The Anderson County Sheriff’s Office and the Williamston Police Department are advising residents and businesses to be aware of a variety of scams that are circulating in the area involving phone calls or emails. Several people throughout Anderson County have received emails in reference to the “Bureau of Defaulters” According to Williamston Police Captain Kevin Marsee, “There is no such thing.”
There is no Bureau of Defaulters according to Amy Hebert, a Consumer Education Specialist with the FTC.
The email says it is a court notice from the Bureau of Defaulters Agency-FTC with your arrest warrant record attached. It says you’ve ignored their efforts to contact you, so now your Social Security number is on hold by the federal government, you’ll be prosecuted for fraud, and you’ll owe all kinds of money when you’re found guilty. You’ve got just 24 hours to respond.
Hebert says, “It’s not true.There is no Bureau of Defaulters, and the FTC doesn’t send emails like this to people. Read Government Imposter Scams to learn more about spotting imposters.”

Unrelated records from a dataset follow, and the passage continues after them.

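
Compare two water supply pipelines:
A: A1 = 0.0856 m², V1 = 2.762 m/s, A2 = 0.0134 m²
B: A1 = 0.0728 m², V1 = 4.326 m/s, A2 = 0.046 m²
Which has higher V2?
V2(A) = 17.64 m/s, V2(B) = 6.846 m/s. Answer: A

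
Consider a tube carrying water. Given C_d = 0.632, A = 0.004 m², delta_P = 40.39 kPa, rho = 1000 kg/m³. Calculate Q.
Formula: Q = C_d A \sqrt{\frac{2 \Delta P}{\rho}}
Q = 0.632·0.004·√(2·(40.39·1000)/1000)·1000 = 22.72 L/s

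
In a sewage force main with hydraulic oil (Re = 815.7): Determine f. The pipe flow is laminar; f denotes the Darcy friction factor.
Formula: f = \frac{64}{Re}
f = 64/815.7 = 0.07846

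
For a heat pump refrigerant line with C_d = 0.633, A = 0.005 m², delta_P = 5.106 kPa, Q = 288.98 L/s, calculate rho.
Formula: Q = C_d A \sqrt{\frac{2 \Delta P}{\rho}}
Substituting knowns: 288.98 = 0.633·0.005·√(2·(5.106·1000)/rho)·1000
Solving for rho: rho = 2·(5.106·1000)/((288.98/1000)/(0.633·0.005))² = 1.225 kg/m³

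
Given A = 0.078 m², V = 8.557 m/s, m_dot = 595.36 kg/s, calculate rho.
Formula: \dot{m} = \rho A V
Substituting knowns: 595.36 = rho·0.078·8.557
Solving for rho: rho = 595.36/(0.078·8.557) = 892 kg/m³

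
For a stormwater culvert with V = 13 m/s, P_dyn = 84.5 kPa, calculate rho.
Formula: P_{dyn} = \frac{1}{2} \rho V^2
Substituting knowns: 84.5 = 0.5·rho·13²/1000
Solving for rho: rho = 2·(84.5·1000)/13² = 1000 kg/m³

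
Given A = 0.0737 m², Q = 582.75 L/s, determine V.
Formula: Q = A V
Substituting knowns: 582.75 = 0.0737·V·1000
Solving for V: V = (582.75/1000)/0.0737 = 7.907 m/s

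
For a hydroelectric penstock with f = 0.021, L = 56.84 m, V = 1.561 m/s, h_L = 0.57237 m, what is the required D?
Formula: h_L = f \frac{L}{D} \frac{V^2}{2g}
Substituting knowns: 0.57237 = 0.021·(56.84/D)·1.561²/(2·9.81)
Solving for D: D = 0.021·56.84·1.561²/(2·9.81·0.57237) = 0.259 m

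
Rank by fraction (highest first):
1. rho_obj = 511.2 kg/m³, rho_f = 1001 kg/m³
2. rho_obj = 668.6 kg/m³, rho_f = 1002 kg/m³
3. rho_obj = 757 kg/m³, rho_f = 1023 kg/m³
Case 1: fraction = 0.5107
Case 2: fraction = 0.6673
Case 3: fraction = 0.74
Ranking (highest first): 3, 2, 1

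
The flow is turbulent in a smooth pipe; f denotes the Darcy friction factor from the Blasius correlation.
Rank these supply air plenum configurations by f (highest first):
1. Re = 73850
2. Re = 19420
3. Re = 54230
Case 1: f = 0.01917
Case 2: f = 0.02677
Case 3: f = 0.02071
Ranking (highest first): 2, 3, 1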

If you get an email like this, forward it to email@example.com, then delete it. Don’t click on any attachments or links. Scammers send convincing-looking fake emails with links or attachments they want you to click. When you do, you could download malware onto your computer. If you’re not sure whether an email is real, you can always look up a phone number yourself and contact the court, company, or agency the email claims to be from.

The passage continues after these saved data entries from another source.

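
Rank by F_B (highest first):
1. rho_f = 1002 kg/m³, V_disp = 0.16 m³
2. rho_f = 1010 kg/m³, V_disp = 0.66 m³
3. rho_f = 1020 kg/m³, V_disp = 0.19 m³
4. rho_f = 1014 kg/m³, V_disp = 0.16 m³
Case 1: F_B = 1573 N
Case 2: F_B = 6539 N
Case 3: F_B = 1901 N
Case 4: F_B = 1592 N
Ranking (highest first): 2, 3, 4, 1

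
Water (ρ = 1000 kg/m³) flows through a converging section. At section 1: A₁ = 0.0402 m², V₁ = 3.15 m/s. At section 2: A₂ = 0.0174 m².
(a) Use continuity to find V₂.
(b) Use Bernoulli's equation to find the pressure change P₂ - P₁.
(a) Continuity: A₁V₁=A₂V₂ -> V₂=A₁V₁/A₂=0.0402*3.15/0.0174=7.28 m/s
(b) Bernoulli: P₂-P₁=0.5*rho*(V₁^2-V₂^2)/1000=0.5*1000*(3.15^2-7.28^2)/1000=-21.54 kPa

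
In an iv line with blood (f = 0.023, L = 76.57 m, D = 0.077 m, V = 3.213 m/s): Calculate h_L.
Formula: h_L = f \frac{L}{D} \frac{V^2}{2g}
h_L = 0.023·(76.57/0.077)·3.213²/(2·9.81) = 12.03 m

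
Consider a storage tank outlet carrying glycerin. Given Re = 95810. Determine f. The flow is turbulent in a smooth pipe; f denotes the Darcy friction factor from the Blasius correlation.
Formula: f = \frac{0.316}{Re^{0.25}}
f = 0.316/95810^0.25 = 0.01796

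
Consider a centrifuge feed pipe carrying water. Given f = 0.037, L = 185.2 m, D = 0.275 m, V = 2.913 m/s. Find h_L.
Formula: h_L = f \frac{L}{D} \frac{V^2}{2g}
h_L = 0.037·(185.2/0.275)·2.913²/(2·9.81) = 10.78 m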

What if you already clicked on the attachment? Follow these steps to get rid of malware. You also can file a complaint with the FTC at ftc.gov/complaint, then visit the FTC’s Identity Theft website. Victims of phishing emails like this could become victims of identity theft, and there are steps you can take to minimize your risk.
The FTC has scam alerts you can sign up for to find out about the latest scams. Go to consumer.ftc.gov and click on Scam Alerts, which include a category for imposter scams like these.

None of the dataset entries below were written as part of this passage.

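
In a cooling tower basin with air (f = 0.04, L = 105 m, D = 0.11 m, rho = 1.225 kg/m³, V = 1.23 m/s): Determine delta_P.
Formula: \Delta P = f \frac{L}{D} \frac{\rho V^2}{2}
delta_P = 0.04·(105/0.11)·0.5·1.225·1.23²/1000 = 0.03538 kPa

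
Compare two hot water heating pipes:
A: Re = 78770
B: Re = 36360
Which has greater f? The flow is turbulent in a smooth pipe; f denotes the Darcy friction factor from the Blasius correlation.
f(A) = 0.01886, f(B) = 0.02288. Answer: B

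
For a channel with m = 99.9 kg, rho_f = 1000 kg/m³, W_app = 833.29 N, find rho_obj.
Formula: W_{app} = mg\left(1 - \frac{\rho_f}{\rho_{obj}}\right)
Substituting knowns: 833.29 = 99.9·9.81·(1 − 1000/rho_obj)
Solving for rho_obj: rho_obj = 1000/(1 − 833.29/(99.9·9.81)) = 6679 kg/m³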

Businesses warned about Power Scam
The Anderson County Sheriff’s Office warns local business owners to be on the alert for potential scam artists.
During February, the Sheriff’s Office received reports from two businesses who were contacted by individuals claiming to be power company representatives. In both cases, the caller threatened to turn off the business’ power if “past due” payments were not immediately received.
The callers indicated that they would only accept prepaid money cards, such as Reload-it or Green Dot; however, local utility companies have indicated that they will not call a consumer to collect a late payment, but will mail notices before disconnecting service.
The South Carolina Department of Consumer Affairs warns that a phone’s Caller ID can be spoofed. Just because the caller’s phone number looks legitimate, does not mean that it is.
Per Sheriff Skipper, “Scammers are looking for quick, easy cash, and they love the idea of pre-paid cards. If a company contacts you and requires payment to be made using one of these cards, hang up (!) and contact the company directly to inquire about the situation.”
If you believe you have been the victim of a fraud, contact your local law enforcement agency.
You can also contact your local consumer protection officials at www.consumer.sc.gov and/or file a complaint with the National Fraud Information Center at www.fraud.org. Your complaint may help others and will be useful to law enforcement in stopping the scams.